DIE TÜREN DES LATERAN
Paulus, von Geburt römischer Staatsbürger, nutzte nach seiner Gefangennahme in Jerusalem die Gesetzgebung Roms, um durch sie in die Ewige Stadt zu gelangen und dort für den Glauben zu wirken (Apg 22,25-29). Nach den Jahrhunderten der Verfolgung wurde das Christentum im Römischen Reich zur Staatsreligion. In der Verwaltung übernahm die Kirche viele Elemente des alten Rom. Es war kein Zufall, dass die Türen der Kurie des Römischen Forums nicht zerstört oder eingeschmolzen wurden, sondern dass man sie wieder verwendete. Sie geben bis zum heutigen Tag den Gläubigen den Weg in die Lateranbasilika, die Bischofs-kirche des Papstes, frei.
SENAT UND KONSISTORIUM
Im 11. Jahrhundert waren die Kardinäle mehr und mehr zu den engsten Mitarbeitern des Papstes geworden. So wie das römische Recht die Senatoren des kaiserlichen Rom als zum Körper des Kaisers zugehörig ansah, so wurden die Kardinäle nun als Teil des päpstlichen Leibes betrachtet. In antiken Gesetzestexten fand sich für den Senat eine Bezeichnung, die in den Sprachgebrauch der Kirche überging: das Konsistorium. In den Konsistorien beriet sich der Papst mit den Kardinälen über die wichtigsten Angelegenheiten der Kirche. Er beauftragte einzelne oder Gruppen (Kongregationen) von ihnen mit bestimmten Aufgaben, die mit der Verantwortung um die Gesamtkirche zusammenhingen.

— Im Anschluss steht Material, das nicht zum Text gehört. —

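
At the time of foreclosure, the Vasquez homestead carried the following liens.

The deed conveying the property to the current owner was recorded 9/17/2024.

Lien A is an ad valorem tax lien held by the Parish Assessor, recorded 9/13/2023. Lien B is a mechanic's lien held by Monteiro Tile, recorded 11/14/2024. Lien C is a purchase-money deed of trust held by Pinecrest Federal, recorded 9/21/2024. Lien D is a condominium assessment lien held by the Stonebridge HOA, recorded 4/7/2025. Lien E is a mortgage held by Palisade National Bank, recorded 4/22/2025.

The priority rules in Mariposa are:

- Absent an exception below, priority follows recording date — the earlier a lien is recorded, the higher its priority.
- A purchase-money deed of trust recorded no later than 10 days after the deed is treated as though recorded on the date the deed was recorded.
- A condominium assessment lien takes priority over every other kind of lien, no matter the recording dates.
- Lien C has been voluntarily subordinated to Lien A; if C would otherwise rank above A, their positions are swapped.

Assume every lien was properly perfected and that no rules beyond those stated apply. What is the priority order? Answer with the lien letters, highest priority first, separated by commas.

First, effective dates: C relates back to the deed date 9/17/2024.
D is a condominium assessment lien and takes priority over every other lien.
Ordering the rest by effective date: A (9/13/2023), C (9/17/2024), B (11/14/2024), E (4/22/2025).
Since C is not senior to A, the subordination leaves the order unchanged.

D, A, C, B, E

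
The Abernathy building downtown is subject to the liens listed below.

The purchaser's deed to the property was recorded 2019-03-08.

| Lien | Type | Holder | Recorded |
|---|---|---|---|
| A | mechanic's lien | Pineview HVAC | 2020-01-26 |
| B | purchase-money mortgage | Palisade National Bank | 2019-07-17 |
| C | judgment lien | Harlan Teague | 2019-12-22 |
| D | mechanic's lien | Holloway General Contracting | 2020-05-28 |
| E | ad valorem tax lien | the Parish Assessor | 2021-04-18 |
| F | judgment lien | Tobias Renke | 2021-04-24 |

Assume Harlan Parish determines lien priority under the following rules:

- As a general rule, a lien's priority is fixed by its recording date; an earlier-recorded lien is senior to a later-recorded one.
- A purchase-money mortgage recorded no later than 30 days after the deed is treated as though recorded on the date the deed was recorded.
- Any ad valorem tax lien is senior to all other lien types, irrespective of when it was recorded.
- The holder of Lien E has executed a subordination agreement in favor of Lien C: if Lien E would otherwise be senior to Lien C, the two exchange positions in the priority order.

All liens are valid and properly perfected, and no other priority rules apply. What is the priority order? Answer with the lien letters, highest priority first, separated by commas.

Effective dates after the stated exceptions: B was recorded 131 days after the deed, outside the 30-day window, so it keeps its recording date.
E is an ad valorem tax lien, so it outranks all other liens regardless of date.
Remaining liens by effective date: B (2019-07-17), C (2019-12-22), A (2020-01-26), D (2020-05-28), F (2021-04-24).
Because E would otherwise rank above C, the subordination swaps them.

C, B, E, A, D, F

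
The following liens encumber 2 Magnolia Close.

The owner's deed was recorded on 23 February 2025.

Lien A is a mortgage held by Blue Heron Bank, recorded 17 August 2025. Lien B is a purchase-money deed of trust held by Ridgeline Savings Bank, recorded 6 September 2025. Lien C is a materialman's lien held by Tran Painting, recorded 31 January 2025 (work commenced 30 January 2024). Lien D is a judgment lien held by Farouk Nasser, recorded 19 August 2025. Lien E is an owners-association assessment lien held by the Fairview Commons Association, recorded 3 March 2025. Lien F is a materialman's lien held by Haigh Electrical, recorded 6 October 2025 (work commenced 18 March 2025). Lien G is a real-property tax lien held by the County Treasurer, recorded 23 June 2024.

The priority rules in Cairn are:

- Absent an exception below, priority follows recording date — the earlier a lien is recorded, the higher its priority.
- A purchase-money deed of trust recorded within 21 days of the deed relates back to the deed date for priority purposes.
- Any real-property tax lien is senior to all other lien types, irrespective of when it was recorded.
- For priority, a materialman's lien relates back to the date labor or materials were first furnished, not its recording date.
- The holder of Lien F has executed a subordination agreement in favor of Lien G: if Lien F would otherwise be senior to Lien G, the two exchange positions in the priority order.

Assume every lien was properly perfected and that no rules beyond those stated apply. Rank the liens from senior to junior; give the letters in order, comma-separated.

Adjusting effective dates: B was recorded 195 days after the deed — beyond 21 days — so no relation-back applies; C's effective date is 30 January 2024, when work began; F relates back to 18 March 2025 (work commenced).
G is a real-property tax lien, so it outranks all other liens regardless of date.
Remaining liens by effective date: C (30 January 2024), E (3 March 2025), F (18 March 2025), A (17 August 2025), D (19 August 2025), B (6 September 2025).
F is already junior to G, so the subordination agreement changes nothing.

G, C, E, F, A, D, B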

Im 16. Jahrhundert wurden die Kongregationen als ständige Versammlungen einer bestimmten Anzahl von Kardinälen geschaffen, die neben schon bestehenden Gerichtshöfen und Sekreta-riaten für ein funktionierendes Leben in der Kirche Sorge trugen. Es war dem Reformeifer eines Papstes aus dem Minoritenorden, Sixtus’ V. (1585-1590), zu verdanken gewesen, dass eine Verwaltung entstand, die in ihren Grundzügen bis in unsere Tage hinein existiert.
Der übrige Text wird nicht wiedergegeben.